It was the Middle Eastern crisis of 1875–78 that produced the liveliest 19th-century debate on foreign policy issues. In May 1876 Disraeli rejected overtures made by Russia, Austria-Hungary, and Germany to deal jointly with the Ottoman Empire, which was faced with revolt in Serbia. His pro-Turkish sympathies irritated many Liberals, and, after Turkey had gone on to suppress with great violence a revolt in Bulgaria in 1876, the Liberal conscience was stirred, and mass meetings were held in many parts of the country.

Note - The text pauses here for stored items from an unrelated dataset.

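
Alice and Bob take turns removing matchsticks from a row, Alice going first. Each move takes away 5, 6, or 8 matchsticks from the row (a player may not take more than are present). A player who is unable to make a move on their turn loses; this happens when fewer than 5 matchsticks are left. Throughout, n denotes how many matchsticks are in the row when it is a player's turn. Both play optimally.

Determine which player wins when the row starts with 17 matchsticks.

Bob wins.

Use the standard recursion: the mover loses at a terminal position; elsewhere, the mover wins exactly when some move hands the opponent an L position.
n=0: no move → L
n=1: no move → L
n=2: no move → L
n=3: no move → L
n=4: no move → L
n=5: W (go to 0, an L position)
n=6: W (go to 1, an L position)
n=7: W (go to 2, an L position)
n=8: W (go to 3, an L position)
n=9: W (go to 4, an L position)
n=10: W (go to 4, an L position)
n=11: W (go to 3, an L position)
n=12: W (go to 4, an L position)
n=13: L (options 8(W), 7(W), 5(W) are all W)
n=14: L (options 9(W), 8(W), 6(W) are all W)
n=15: L (options 10(W), 9(W), 7(W) are all W)
n=16: L (options 11(W), 10(W), 8(W) are all W)
n=17: L (options 12(W), 11(W), 9(W) are all W)
Every move from 17 reaches a W position, so the mover loses.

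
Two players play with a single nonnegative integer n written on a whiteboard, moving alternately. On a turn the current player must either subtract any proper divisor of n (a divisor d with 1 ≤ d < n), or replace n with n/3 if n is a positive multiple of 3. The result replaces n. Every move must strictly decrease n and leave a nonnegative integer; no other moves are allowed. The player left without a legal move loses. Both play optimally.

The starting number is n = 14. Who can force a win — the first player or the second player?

The first player wins.

Use the standard recursion: the mover loses at a terminal position; elsewhere, the mover wins exactly when some move hands the opponent an L position.
n=0: no move → L
n=1: no move → L
n=2: reaches L-position 1 → W
n=3: reaches L-position 1 → W
n=4: only reaches 2(W), 3(W), all W → L
n=5: reaches L-position 4 → W
n=6: reaches L-position 4 → W
n=7: only reaches 6(W), which is W → L
n=8: reaches L-position 4 → W
n=9: only reaches 3(W), 6(W), 8(W), all W → L
n=10: reaches L-position 9 → W
n=11: only reaches 10(W), which is W → L
n=12: reaches L-position 4 → W
n=13: only reaches 12(W), which is W → L
n=14: reaches L-position 7 → W
From 14 the player to move can move to 7, reaching an L position.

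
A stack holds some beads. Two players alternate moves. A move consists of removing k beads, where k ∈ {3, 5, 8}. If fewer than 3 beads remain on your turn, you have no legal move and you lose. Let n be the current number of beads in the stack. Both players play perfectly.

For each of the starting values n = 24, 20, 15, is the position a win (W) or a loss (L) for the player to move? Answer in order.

24: L, 20: W, 15: W

Label each position W (a win for the player to move) or L (a loss). A position with no legal move is L; any other position is W exactly when some move reaches an L, and L when every move reaches a W.
n=0: no move → L
n=1: no move → L
n=2: no move → L
n=3: reaches L-position 0 → W
n=4: reaches L-position 1 → W
n=5: reaches L-position 2 → W
n=6: reaches L-position 1 → W
n=7: reaches L-position 2 → W
n=8: reaches L-position 0 → W
n=9: reaches L-position 1 → W
n=10: reaches L-position 2 → W
n=11: only reaches 8(W), 6(W), 3(W), all W → L
n=12: only reaches 9(W), 7(W), 4(W), all W → L
n=13: only reaches 10(W), 8(W), 5(W), all W → L
n=14: reaches L-position 11 → W
n=15: reaches L-position 12 → W
n=16: reaches L-position 13 → W
n=17: reaches L-position 12 → W
n=18: reaches L-position 13 → W
n=19: reaches L-position 11 → W
n=20: reaches L-position 12 → W
n=21: reaches L-position 13 → W
n=22: only reaches 19(W), 17(W), 14(W), all W → L
n=23: only reaches 20(W), 18(W), 15(W), all W → L
n=24: only reaches 21(W), 19(W), 16(W), all W → L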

Gladstone, who had gone into retirement as Liberal leader in 1875, was slower to respond to the issue than many of his followers, but, once roused, he emerged from retirement, wrote an immensely influential pamphlet on the atrocities, and led a public campaign on the platform and in the press. For him the Turks were “inhuman and despotic,” and, whatever the national interests involved, Britain, in his view, should do nothing to support them. Disraeli’s calculations concerned strategic and imperial necessities rather than ideals of conduct, and his suspicions were justified when the Russians attacked Turkey in April 1877. Opinion swung back to his side, and in 1878 Disraeli sent a British fleet to the Dardanelles. London was seized by war fever—the term jingoism was coined to describe it—which intensified when news arrived that a peace agreement, the Treaty of San Stefano, had been signed whereby Turkey accepted maximum Russian demands. Reservists were mobilized in Britain, and Indian troops were sent to the Mediterranean. Disraeli’s foreign minister, who disapproved of such action, resigned, to be succeeded by Robert Gascoyne-Cecil, marquess of Salisbury, who was eventually to serve as prime minister in the last Conservative administrations of the 19th century. The immediate crisis passed, and, at the Congress of Berlin, an international conference held in June and July 1878, which Disraeli attended, the inroads into Turkish territory were reduced, Russia was kept well away from Constantinople, and Britain acquired Cyprus. Disraeli brought back “peace with honour.” But the swings of public opinion continued, and in 1879 Gladstone, starting at Midlothian in Scotland, fought a nationwide political campaign of unprecedented excitement and drama. In the general election of April 1880, the Liberals returned to power triumphantly, with a majority of 137 over the Conservatives. Disraeli, who had moved to the House of Lords in 1876, died in 1881.


Economy and society

Although the Industrial Revolution traditionally has dominated accounts of change over the course of this period, recent research has emphasized the uneven and complex nature of this change. Nevertheless, over the course of the 19th century, the rise of manufacturing industry was striking, with the decisive shift occurring in the first three decades of the century. In 1801, 22 percent of the active British workforce was employed in manufacturing, mining, and construction, while 36 percent was involved in agriculture; by 1851, manufacturing, mining, and construction had increased to 40 percent, while agriculture had dropped to 21 percent. By 1901, agriculture had fallen even farther, to only 9 percent.